Convém esclarecer que o conteúdo jurídico e racional do princípio da igualdade não é tão cartesiano quanto possa parecer a determinados objetos. O assim denominado “casamento igualitário” é um deles, conquanto estabeleça, por equiparação ficta derivada da chamada “Ideologia de gênero”, um “mix” de categorias antropológicas que, de fato, deveriam ser complementárias e não exatamente iguais. A igualdade dos cônjuges reside da dignidade de cada um deles, e não nas suas respectivas corporeidades. Estas, e não aquela, constituem a categoria subsumível historicamente à ideia multissecular de casamento que as religiões tradicionais, precedentes do Estado, reivindicam ao seu patrimônio imemorial e consubstancial à liberdade de confissão religiosa e de culto. Para os cristãos, aliás, o casamento é um Sacramento, cujo valor é absoluto por reportar-se ao Criador. Nessa discussão sempre há muito mais de ideológico (vontade idealizada, individual ou coletiva) do que de substância prática, e disso tomamos em consideração porque a verdade residente nos fatos não tem vida efêmera, ela é universal e transcendente. Como tal estabelece uma variável constante que não pode servir de argumento de resistência à regulação legal tradicional sobre o casamento por não afetar, desse modo, o princípio da isonomia (ver: “Conteúdo jurídico do princípio da igualdade”, 1ª e 2ª conclusões, Celso Antônio Bandeira de Mello).
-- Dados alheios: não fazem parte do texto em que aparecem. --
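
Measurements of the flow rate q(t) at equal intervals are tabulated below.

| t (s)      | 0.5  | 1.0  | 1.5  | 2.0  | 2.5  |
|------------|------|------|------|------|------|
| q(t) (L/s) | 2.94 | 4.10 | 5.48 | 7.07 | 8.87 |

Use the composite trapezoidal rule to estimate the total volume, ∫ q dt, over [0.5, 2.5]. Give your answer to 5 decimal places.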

Abstraídas as questões empíricas que envolvem a ideia multissecular do casamento, o fato é que a apropriação pelo Estado desse conceito preexistente, mas com clara elasticidade ressignificante, desqualifica a própria laicidade, que é um ambiente lógico de mão dupla. Do modo com que as religiões não interferem no Estado, o Estado não interfere nas religiões. É assim que funciona. Agora, reconheço que para os não crentes pode não ser tão fácil captar essas nuances epistemológicas e conceituais.
Sobre isto, ainda, uma passagem muito interessante que me foi transmitida e é pertinente ao assunto: “O que a humanidade chama de “casamento” há milênios é uma instituição social que busca gerar e criar novos membros para sociedade e sempre teve um cuidado específico para que funcionasse. Isso não tem nada a ver com preconceito com união entre homossexuais, por exemplo, nada, mas como estamos lidando com profissionais eles jogam tudo no mesmo saco e conquistam os corações e mentes pouco informados ou interessados em se aprofundar nos temas sociais além de uma frase de efeito ou imagem para postar numa rede social. Em vez de gritar, de reagir com o fígado, feche a boca e vá estudar. Leia, por exemplo, “What is Marriage?”, do Ryan Anderson, ou “Coming Apart”, do Charles Murray (alô editoras, por favor traduzam essas duas joias para ontem!). Pense, reflita e aja com calma numa estratégia para dar certo em cinco, dez ou quinze anos, que é o que leva uma vitória num tema cultural complexo.” (Alexandre Borges)
Por fim, convido aos que creem que releiam a passagem de Mateus 16,13-19; e aos que não creem, convido que leiam a grande obra de uma dupla nada paradoxal de autores católico (Carlo Maria CARDEAL Martini) e ateu (Umberto Eco): “Em que creem os que não creem”.